When you buy a car, there is a price on the sticker and what you actually paid after haggling with the dealer for discounts. For pharmaceuticals, the media usually reports list prices, which are similar to “fixed prices” for cars. However, what really matters is the net price, which is the price after discounts and rebates. One of the key questions is how well Medicare Part D plans negotiate price cuts from list price.
Article Ippolito and Levi (2023) aims to answer this question using drug price and rebate data from SSR Health for 2007-2019, and drug use data from the Medical Expenditure Survey (MEPS).
Using this data, they compare the relative discounts for brand-name drugs based on the proportion of patients using the drug who are covered by Medicare Part D. The authors conclude that:
The net price to list price ratio was negatively correlated with [Medicare market shares] MMS in later years of our sample. In 2019, a 10% increase in MMS was associated with a significant increase of 4.6%. [95% CI: 2.1%, 7.1%] decreasing net-to-sheet ratio. The difference in difference showed that the ratio of net to list prices for medicines with above-average MMS decreased compared to medicines with below-average MMS. By 2019 we are seeing an absolute decrease of -0.2 [95% CI: −0.29, −0.11]which is 28% less than the 2010 average.

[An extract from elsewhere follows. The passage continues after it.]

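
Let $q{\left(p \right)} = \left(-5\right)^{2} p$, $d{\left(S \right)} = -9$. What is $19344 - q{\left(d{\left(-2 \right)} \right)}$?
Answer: $19569$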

The study does not include physician-prescribed drugs and drugs that are rarely prescribed (ie,
The study shows that this relationship becomes stronger in subsequent years and hypothesizes that changes in the structure of Part D benefits in the Affordable Care Act and the 2018 Bipartisan Budget Act were a strong reason for these additional discounts. The authors describe the specific policy change as follows:
In 2011, the Affordable Care Act narrowed the coverage gap by requiring manufacturers to offer a 50 percent discount off the list price of brand-name drugs in that part of the benefit. In addition to reducing participants’ costs, these discounts were treated as if the participants had actually spent the money to determine where the recipient ranks in the benefit scheme. The Bipartisan Budget Act of 2018 increased those rebates to 70 percent, bringing down plan commitments at this stage to just 5 percent.
Is this good? In the sense of partial equilibrium, the answer is yes. Lower net prices are good for Medicare’s net profit. However, increased rebates and rebates by manufacturers are likely to either raise list prices so that net prices remain unchanged, or fall in investment in R&D and new medicines entering the market as drug cost recovery becomes less generous. Like everything in healthcare economics, there are always trade-offs.